Yes, I know.  This is a shocking revelation to anyone who has read more than one blog of mine.  I also have been listening to a lot of late 90's, early 2000's rap and hip hop.  This all feeds into my mental state of mind, though.  I remember listening to "Put Her In the Buck" and the noises that the girl is making in the background used to make me want to touch myself right then and there.  I have had a lifetime of probably too many orgasms.  I don't exaggerate when I say I used to masturbate pretty much every single day, sometimes more than once.  And usually my plays don't consist of one quick orgasm, then back to work or whatever.  I usually would give myself a minimum of four, up to as many as EIGHT orgasms in a day. 
 
And I know that orgasm control is so much a part of it for my Master.  He likes to decide when and if his slut gets to cum.  And I was a bad girl Saturday night.  I was disobedient and stupid and got in trouble.  I really do wonder if I just acted out to get a punishment.  I hope that wasn't my true motivation.  I do really pride myself on wanting to be a good girl.  I want nothing more than to make Mr. G proud to call me his.  But I do crave the Dominance part of him so much.  I am very very lucky in that we get to have regular contact (more than you'd think, really, living two continents and five clock hours apart).  But minus the following of his rules, which is an everyday thing for me now, sometimes I don't get to hear his Dom voice for days and days and days.  And I crave that as much as I crave serving him with my body.  Maybe even more so.  I can't think of any other reason why I did exactly the opposite of what my Master had said except that I had a bratty, selfish moment.  And now I'm being punished.
 
No orgasms until further notice.  Part of it that makes me crazy is the not knowing for how long.  I so rarely get punished, I never really know what to expect. 

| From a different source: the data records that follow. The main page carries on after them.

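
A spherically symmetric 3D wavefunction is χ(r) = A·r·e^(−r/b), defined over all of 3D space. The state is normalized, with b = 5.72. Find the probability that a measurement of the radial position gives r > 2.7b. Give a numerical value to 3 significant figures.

With dV = 4πr²dr, the probability is ∫|χ|² dV over r > 2.7b.
Normalization gives A² = 1/(3·π·b^5).
Substituting u = r/b, A², 4π and the length scale all cancel in the ratio: P = ∫_{2.7}^{∞} u^4·e^(-2·u) du / ∫_{0}^{∞} u^4·e^(-2·u) du.
An antiderivative of u^4·e^(-2·u) is -(u^4/2 + u^3 + 3·u^2/2 + 3·u/2 + 3/4)·e^(-2·u); evaluating from 2.7 to ∞ gives ≈ 0.27998, while the full integral is 3/4.
Taking the ratio yields P = 0.3733.

P ≈ 0.373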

So I am wearing clothespins on my nipples right now because my need is so great, my craving so intense, that pain is helping slightly to fill that ache.  The best part is, I have them on under my bra, under my sweater.  So they are pinching and wrenching my nipples sideways in a fantastically uncomfortable way.  It's bringing a smile to my face as I type this.  I need to hurt for him.  I need to be used by him.  I need to hear him call me his whore, his dirty girl.  When I get like this, I go darker and darker places.  I want him to spank me until I cry.  I want to feel his teeth biting at me so hard that it leaves imprints for hours, maybe bruises after.  I want to hear his sadistic laugh and know my body is his to abuse in whatever dirty, slutty, whorish way he wants.  I go to that place sometimes in needing, in craving, where I fear I would do anything he asked, without a second thought.  I'm thankful I have a trustworthy Master.  It's a seriously scary thing even admitting that.  And luckily, our kinks match up very well and there's only a few things that he's threatened me with that did anything except make me moan and turn into a mouth-breather.
 
I wish working out helped this need to be pillaged.  It doesn't, sadly.  And since I've been his good slave and have faithfully been keeping my food/exercise journal, I can't even go eat my sorrows away in a big fat chocolate cake.  So no cumming, no food orgy, another MONTH before I get to see him.  Wow.  I might need more clothespins. 

What a horribly vicious cycle.  I want some Masterly attention from him so I act out.  Only to get orgasms taken away from me.  Which makes me needy, short-tempered,  snarky, and bratty.  Damn it.  My Master deserves a better slave.  I really do wish sometimes I could dampen my wants, my yearning, my needing some of Mr.G so much.  And when I tell him this, he always says "you need to learn to love me/need me more" or something else that just makes me laugh and love him more.  And I have to say I have been so much better about keeping an even keel on the days we don't have much contact.  I try to be fun vanilla me when he's otherwise occupied and I think I've gotten much better at it.  And I have whole hours, afternoons, days even, where my vanilla happiness is more than enough.
 
But then the slave, slut, girl who needs his abuse just gets more and more restless.  And when I let myself think about him, us together, it's all about throat raping, ass-fucking, hurting for him.  I crave helping him cum more than even my own orgasm.  I want to bring him pleasure, either sexual pleasure with my mouth and other holes or sadistic pleasure, by being the object he so enjoys to torture.  And now, I feel a little lighter having typed this.  I think I'm going to go and put as many clothespins on my body as I can find and then smack them off one by one.